Le projet de loi de modernisation de notre système de santé adopté par l’Assemblée nationale le 14 avril 2015, et qui est encore en cours d’examen parlementaire, comporte un amendement sur le don d’organes. Cet amendement, s’il était définitivement adopté, ne serait mis en application qu’au 1er janvier 2017.

 

 

Quel est le dispositif actuellement applicable ?

Depuis 1976 en France, et comme dans beaucoup d’autres pays, le principe du consentement présumé s’applique aux dons d’organes : si la personne n’a pas exprimé son refus, notamment en s’inscrivant sur le registre national tenu par l’Agence de la biomédecine, ses organes peuvent être prélevés pour permettre à plusieurs patients de bénéficier d’une greffe.
Son refus peut être rapporté par ses proches. Il est toujours respecté par l’équipe médicale. La qualité du dialogue avec les proches est un élément important de la chaîne de solidarité que constitue le don d’organes.
Qu’est-ce qui changerait à partir de 2017 ? L’amendement sur le don d’organes, tel qu’adopté par l’Assemblée nationale, réaffirme le principe de consentement présumé.

Il vise par ailleurs à renforcer la qualité du dialogue avec les proches en :
consacrant le dialogue avec les proches comme préalable obligatoire au prélèvement des organes ;
prévoyant que le ministre en charge de la santé, sur proposition de l’Agence de la biomédecine, établisse par arrêté des règles de bonnes pratiques pour que les conditions de ce dialogue soient les mêmes partout en France.
L’amendement a enfin pour objet de clarifier les modalités d’expression du refus du don d’organes :
Le registre national des refus tenu par l’Agence de la biomédecine serait reconnu comme le moyen principal, mais non exclusif, d’expression du refus ;
Les autres modalités seraient définies, après une large concertation avec l’ensemble des acteurs, par un décret en Conseil d’Etat.
Est-ce que le prélèvement des organes devient automatique ? Non, il n’est pas question de prélever des organes contre la volonté des personnes. La qualité du dialogue avec les proches sera renforcée et la même partout en France.

 

Dons de tissus

Les tissus : cornée, peau, os…

Les tissus concernés


Un tissu est un fragment du corps constitué de cellules de même nature. Sur une personne décédée, on peut prélever des organes mais également des tissus : les cornées (fines membranes situées à la surface des yeux), ou encore des os, des artères, des veines, de la peau, des valves cardiaques, des tendons...
D’autres types de tissus peuvent également être conservés à des fins de greffe, comme les membranes amniotiques qui sont collectées dans les maternités, sur des placentas conservés après l’accouchement, sur consentement de la mère du nouveau-né.
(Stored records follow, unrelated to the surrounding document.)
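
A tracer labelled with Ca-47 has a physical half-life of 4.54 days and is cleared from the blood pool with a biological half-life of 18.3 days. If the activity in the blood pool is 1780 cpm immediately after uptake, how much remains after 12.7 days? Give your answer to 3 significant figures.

1/t_eff = 1/t_phys + 1/t_biol = 1/4.54 + 1/18.3 = 0.27491 per day.
t_eff = 4.54 × 18.3 / (4.54 + 18.3) ≈ 3.6376 days.
Remaining = 1780 × (1/2)^(12.7/3.6376) = 1780 × (1/2)^3.4913 ≈ 158.28 cpm.

158 cpm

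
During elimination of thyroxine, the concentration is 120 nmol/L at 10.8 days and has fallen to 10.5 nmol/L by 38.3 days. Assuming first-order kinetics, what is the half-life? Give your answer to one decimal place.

7.8 days

Over Δt = 38.3 − 10.8 = 27.5 days, the level fell by a factor of 120/10.5 ≈ 11.429.
n = log₂(11.429) ≈ 3.5146 half-lives, so t½ = 27.5/3.5146 ≈ 7.8246 days.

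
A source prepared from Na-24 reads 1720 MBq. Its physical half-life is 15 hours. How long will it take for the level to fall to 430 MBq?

430/1720 = 1/4, so 2 half-lives have elapsed.
t = 2 × 15 = 30 hours.

30 hours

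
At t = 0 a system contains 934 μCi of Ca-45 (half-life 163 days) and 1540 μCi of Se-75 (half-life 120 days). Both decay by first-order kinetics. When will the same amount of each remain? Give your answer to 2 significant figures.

Set 934·(1/2)^(t/163) = 1540·(1/2)^(t/120).
Taking log₂: log₂(934/1540) = t·(1/163 − 1/120).
log₂(0.60649) = -0.72144; 1/163 − 1/120 = -0.0021984.
t = -0.72144 / -0.0021984 ≈ 328.17 days.

330 days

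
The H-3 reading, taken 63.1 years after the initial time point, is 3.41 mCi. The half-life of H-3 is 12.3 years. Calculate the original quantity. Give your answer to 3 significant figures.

119 mCi

Number of half-lives elapsed: n = 63.1/12.3 ≈ 5.1301.
A₀ = A × 2^n = 3.41 × 2^5.1301 = 3.41 × 35.019 ≈ 119.42 mCi.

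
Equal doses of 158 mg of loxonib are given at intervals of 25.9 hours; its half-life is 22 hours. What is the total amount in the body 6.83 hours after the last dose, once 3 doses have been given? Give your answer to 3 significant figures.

The 3 doses were given 58.63, 32.73, 6.83 hours ago.
Total = 158·(1/2)^(58.63/22) + 158·(1/2)^(32.73/22) + 158·(1/2)^(6.83/22)
      = 24.912 + 56.339 + 127.41 ≈ 208.66 mg.

209 mg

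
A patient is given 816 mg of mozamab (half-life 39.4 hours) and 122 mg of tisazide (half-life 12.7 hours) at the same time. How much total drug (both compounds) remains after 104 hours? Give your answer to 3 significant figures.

mozamab: 816 × (1/2)^(104/39.4) = 816 × (1/2)^2.6396 ≈ 130.95 mg.
tisazide: 122 × (1/2)^(104/12.7) = 122 × (1/2)^8.189 ≈ 0.41805 mg.
Total = 130.95 + 0.41805 ≈ 131.36 mg.

131 mg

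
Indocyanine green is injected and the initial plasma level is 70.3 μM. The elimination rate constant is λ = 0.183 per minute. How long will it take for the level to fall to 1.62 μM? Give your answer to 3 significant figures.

20.6 minutes

t½ = ln 2 / λ = 0.69315 / 0.183 ≈ 3.7877 minutes.
Fraction remaining = 1.62/70.3 ≈ 0.023044.
n = log₂(70.3/1.62) = ln(43.395)/ln 2 ≈ 5.4395 half-lives.
t = n × t½ = 5.4395 × 3.7877 ≈ 20.603 minutes.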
La greffe de membranes amniotiques permet de soigner des détériorations de la cornée.
En 2014, les principaux tissus distribués par les banques à des équipes médicales à des fins thérapeutiques ont été : les cornées (4804), la peau (24,6 m2), les membranes amniotiques (2818), les veines (1154) et artères (540) et les valves cardiaques (275).

Les banques de tissus

Les tissus sont conservés à -196°C dans de l’azote liquide, dans des banques de tissus.
Ces banques de tissus peuvent être hébergées dans les hôpitaux ou bien mises en place par d’autres types d’établissements ou d’organismes. Elles assurent la transformation, la conservation, la distribution et la cession des tissus d’origine humaine. On dénombrait 28 banques de tissus en 2014.
C’est l’ANSM (Agence nationale de sécurité du médicament et des produits de santé) qui autorise et encadre l’activité de conservation des tissus. L’autorisation de pratiquer cette activité est délivrée pour une période qui ne peut pas excéder cinq ans.
Les règles du don et du prélèvement
Les règles qui encadrent le don et le prélèvement de tissus sont issues de la loi de bioéthique et sont les mêmes que pour les organes. Tous les Français sont donneurs présumés, à moins d’avoir témoigné de leur opposition en s’inscrivant au registre des refus ou en le signalant à ses proches. Le don et le prélèvement sont gratuits, l’anonymat entre donneur et receveur est exigé.
Le cas particulier des dons d’une partie de la face ou de membres
La première greffe partielle de la face en 2005 ou encore la double greffe de mains réalisée en 2000 ont marqué les esprits. Ces greffes spectaculaires sont régies par les mêmes règles que les autres greffes d’organes et de tissus. Ces opérations ne sont cependant autorisées que dans le cadre de protocoles de recherche ou d’essais de recherche clinique.
Chacune fait l’objet d’une autorisation spécifique des autorités de santé.
L’entretien avec les familles de donneurs éventuels, au cours duquel est posée la question du prélèvement d’organes et de certains tissus de la face ou de membres, est réalisé par des coordinations hospitalières de prélèvement expérimentées et volontaires dans le respect des règles de bonnes pratiques applicables à cette activité.